[Info-vax] modern Fortran on VMS
Joukj
joukj at hrem.nano.tudelft.nl
Thu Feb 6 09:57:33 EST 2014
Phillip Helbig---undress to reply wrote:
> I don't know what Fortran is available on Itanium. I think essentially
> that which is available on Alpha, basically Fortran 95.
Correct
> If VMS is
> ported to some other hardware, then good compilers supporting the latest
> language standards would be nice to have. (Personally, Fortran 95 does
> almost all I need, though I did recently run across something which is
> more elegant using a Fortran2003 feature, though there is a workaround
> in Fortran95.
just curious what that might have been for you.
The only thing I once needed from a newer Fortran-standard, was pointers
to subroutines/functions. However, a work-around using integer*8 and
DEC-pointers is easy.
> However, in general the latest standard should be
> supported.) Also, it might be nice to have some non-HP Fortran compiler
> on VMS which supports a newer standard. While I doubt the code would be
> as efficient and support for the VMS debugger would probably not be
> worth doing, it would be nice to be able to stay on VMS if one really
> needs more modern features (otherwise, the HP compiler could still be
> used, of course).
>
> The easiest way to do this would probably be to have some program which
> converts the Fortran source to some other language and compiles that.
> But this is also probably the worst solution.
UGH, the revival of f2c? I hated to work with that years ago, but did
not have an alternative on some machines lacking a Fortran-compiler.
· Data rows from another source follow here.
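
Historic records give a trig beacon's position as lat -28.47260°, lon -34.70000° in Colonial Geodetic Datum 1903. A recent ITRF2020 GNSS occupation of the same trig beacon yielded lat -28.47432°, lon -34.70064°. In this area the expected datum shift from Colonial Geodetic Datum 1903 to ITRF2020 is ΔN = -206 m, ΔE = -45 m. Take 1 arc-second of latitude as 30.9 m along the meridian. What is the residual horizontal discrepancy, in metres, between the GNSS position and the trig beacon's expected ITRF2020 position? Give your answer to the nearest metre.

23 m

Observed coordinate differences: Δφ = -0.00172°, Δλ = -0.00064°.
Converting to metres (1° lat = 111240 m, cos φ = 0.879045): observed ΔN = -191.3 m, observed ΔE = -62.6 m.
Subtracting the expected shift leaves a residual of -191.3 − (-206) = 14.7 m north and -62.6 − (-45) = -17.6 m east.
Residual distance = √(14.7² + (-17.6)²) = 22.9 m.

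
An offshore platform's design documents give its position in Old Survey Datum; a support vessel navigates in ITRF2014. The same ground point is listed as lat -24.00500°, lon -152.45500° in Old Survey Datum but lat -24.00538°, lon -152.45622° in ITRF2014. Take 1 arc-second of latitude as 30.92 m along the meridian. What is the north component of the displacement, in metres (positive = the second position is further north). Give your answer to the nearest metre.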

Alternatively one could write some sort of preprocessor that rewrites
the "new" features into a standard F95 code which the HP-compiler can
handle (and optimize).
> Are the various bits and
> pieces documented well enough that someone with sufficient knowledge of
> VMS etc but with no non-public knowledge could produce a compiler which
> would produce object files from Fortran source directly, like the HP
> compiler does?
Even if you can find those people, I think the project will be huge and
only for less than 1% of the code that is to be written. I'm not sure if
that is worth the effort.
>
> Many people used to use Fortran on VMS, and VMS Fortran used to be the
> gold standard of Fortran compilers. Is there any hope of regaining at
> least some of that glory?
That was before they sold out to INTEL.